What distinguishes SFC from HPLC in terms of analysis time and solvent consumption?
SFC typically achieves 3–10× faster separations than HPLC at equivalent resolution due to higher diffusion coefficients and lower mobile-phase viscosity. Organic solvent consumption is reduced by 80–90%, primarily because CO₂ constitutes >70% of the mobile phase volume.
Can the LC-4000 be used for preparative-scale purification?
Yes—the system supports flow rates up to 150 mL/min and pressure-rated components suitable for milligram-to-gram scale isolation when configured with appropriate column dimensions and fraction collectors.

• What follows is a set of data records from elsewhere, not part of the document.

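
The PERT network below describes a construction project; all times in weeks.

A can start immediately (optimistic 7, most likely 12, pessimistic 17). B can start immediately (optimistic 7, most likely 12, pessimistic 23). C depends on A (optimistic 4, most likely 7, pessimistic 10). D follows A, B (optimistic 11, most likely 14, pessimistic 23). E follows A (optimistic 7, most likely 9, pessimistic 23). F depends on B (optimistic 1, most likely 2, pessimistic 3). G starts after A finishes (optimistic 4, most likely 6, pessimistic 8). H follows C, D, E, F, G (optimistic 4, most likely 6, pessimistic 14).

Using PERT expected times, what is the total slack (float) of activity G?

te_A = (7 + 4·12 + 17)/6 = 72/6 = 12
te_B = (7 + 4·12 + 23)/6 = 78/6 = 13
te_C = (4 + 4·7 + 10)/6 = 42/6 = 7
te_D = (11 + 4·14 + 23)/6 = 90/6 = 15
te_E = (7 + 4·9 + 23)/6 = 66/6 = 11
te_F = (1 + 4·2 + 3)/6 = 12/6 = 2
te_G = (4 + 4·6 + 8)/6 = 36/6 = 6
te_H = (4 + 4·6 + 14)/6 = 42/6 = 7

Forward pass:
ES_A = 0; EF_A = 12
ES_B = 0; EF_B = 13
ES_C = 12; EF_C = 12+7 = 19
ES_D = max(EF_A=12, EF_B=13) = 13; EF_D = 13+15 = 28
ES_E = 12; EF_E = 12+11 = 23
ES_F = 13; EF_F = 13+2 = 15
ES_G = 12; EF_G = 12+6 = 18
ES_H = max(EF_C=19, EF_D=28, EF_E=23, EF_F=15, EF_G=18) = 28; EF_H = 28+7 = 35
Expected project duration μ = 35 weeks. Critical path: B → D → H.

Backward pass:
LF_H = 35; LS_H = 35−7 = 28
LF_G = LS_H = 28; LS_G = 28−6 = 22
LF_F = LS_H = 28; LS_F = 28−2 = 26
LF_E = LS_H = 28; LS_E = 28−11 = 17
LF_D = LS_H = 28; LS_D = 28−15 = 13
LF_C = LS_H = 28; LS_C = 28−7 = 21
LF_B = min(LS_D=13, LS_F=26) = 13; LS_B = 13−13 = 0
LF_A = min(LS_C=21, LS_D=13, LS_E=17, LS_G=22) = 13; LS_A = 13−12 = 1
Slack_G = LS_G − ES_G = 22 − 12 = 10

10 weeks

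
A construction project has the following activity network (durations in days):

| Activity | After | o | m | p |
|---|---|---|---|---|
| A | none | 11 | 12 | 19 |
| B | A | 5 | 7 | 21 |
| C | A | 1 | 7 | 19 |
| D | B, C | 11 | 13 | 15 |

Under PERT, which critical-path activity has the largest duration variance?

te_A = (11 + 4·12 + 19)/6 = 78/6 = 13; σ²_A = ((19−11)/6)² = 1.778
te_B = (5 + 4·7 + 21)/6 = 54/6 = 9; σ²_B = ((21−5)/6)² = 7.111
te_C = (1 + 4·7 + 19)/6 = 48/6 = 8; σ²_C = ((19−1)/6)² = 9.000
te_D = (11 + 4·13 + 15)/6 = 78/6 = 13; σ²_D = ((15−11)/6)² = 0.444

Forward pass:
ES_A = 0; EF_A = 13
ES_B = 13; EF_B = 13+9 = 22
ES_C = 13; EF_C = 13+8 = 21
ES_D = max(EF_B=22, EF_C=21) = 22; EF_D = 22+13 = 35
Expected project duration μ = 35 days. Critical path: A → B → D.

Variances on critical path: σ²_A=1.778, σ²_B=7.111, σ²_D=0.444.
Largest is σ²_B = 7.111.

B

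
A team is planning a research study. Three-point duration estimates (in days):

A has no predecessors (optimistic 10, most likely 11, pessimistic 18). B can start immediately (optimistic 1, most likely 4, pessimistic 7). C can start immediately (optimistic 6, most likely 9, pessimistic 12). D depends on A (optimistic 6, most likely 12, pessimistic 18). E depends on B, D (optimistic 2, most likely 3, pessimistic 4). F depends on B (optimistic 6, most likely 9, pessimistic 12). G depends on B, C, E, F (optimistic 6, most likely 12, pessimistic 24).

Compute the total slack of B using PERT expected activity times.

14 days

te_A = (10 + 4·11 + 18)/6 = 72/6 = 12
te_B = (1 + 4·4 + 7)/6 = 24/6 = 4
te_C = (6 + 4·9 + 12)/6 = 54/6 = 9
te_D = (6 + 4·12 + 18)/6 = 72/6 = 12
te_E = (2 + 4·3 + 4)/6 = 18/6 = 3
te_F = (6 + 4·9 + 12)/6 = 54/6 = 9
te_G = (6 + 4·12 + 24)/6 = 78/6 = 13

Forward pass:
ES_A = 0; EF_A = 12
ES_B = 0; EF_B = 4
ES_C = 0; EF_C = 9
ES_D = 12; EF_D = 12+12 = 24
ES_E = max(EF_B=4, EF_D=24) = 24; EF_E = 24+3 = 27
ES_F = 4; EF_F = 4+9 = 13
ES_G = max(EF_B=4, EF_C=9, EF_E=27, EF_F=13) = 27; EF_G = 27+13 = 40
Expected project duration μ = 40 days. Critical path: A → D → E → G.

Backward pass:
LF_G = 40; LS_G = 40−13 = 27
LF_F = LS_G = 27; LS_F = 27−9 = 18
LF_E = LS_G = 27; LS_E = 27−3 = 24
LF_D = LS_E = 24; LS_D = 24−12 = 12
LF_C = LS_G = 27; LS_C = 27−9 = 18
LF_B = min(LS_E=24, LS_F=18, LS_G=27) = 18; LS_B = 18−4 = 14
LF_A = LS_D = 12; LS_A = 12−12 = 0
Slack_B = LS_B − ES_B = 14 − 0 = 14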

Is CO₂ handling safe in routine laboratory operation?
CO₂ is non-toxic, non-flammable, and commercially available in certified high-purity grades (≥99.995%). The LC-4000 includes integrated pressure relief valves, leak detection sensors, and ventilation interlocks compliant with OSHA 1910.1000 and local gas cabinet regulations.
How does temperature affect retention and selectivity in SFC?
In SFC, temperature modulates both CO₂ density (and thus solvent strength) and analyte–stationary phase interactions. A 5°C increase typically reduces retention by 10–20% while enhancing resolution of early-eluting peaks; precise oven control (±0.1°C) is therefore critical for method robustness.
Does the system support method transfer from HPLC to SFC?
ChromNAV includes an HPLC-to-SFC conversion module that estimates optimal CO₂/modifier ratios, flow rates, and temperature based on existing reversed-phase methods, accelerating cross-platform validation.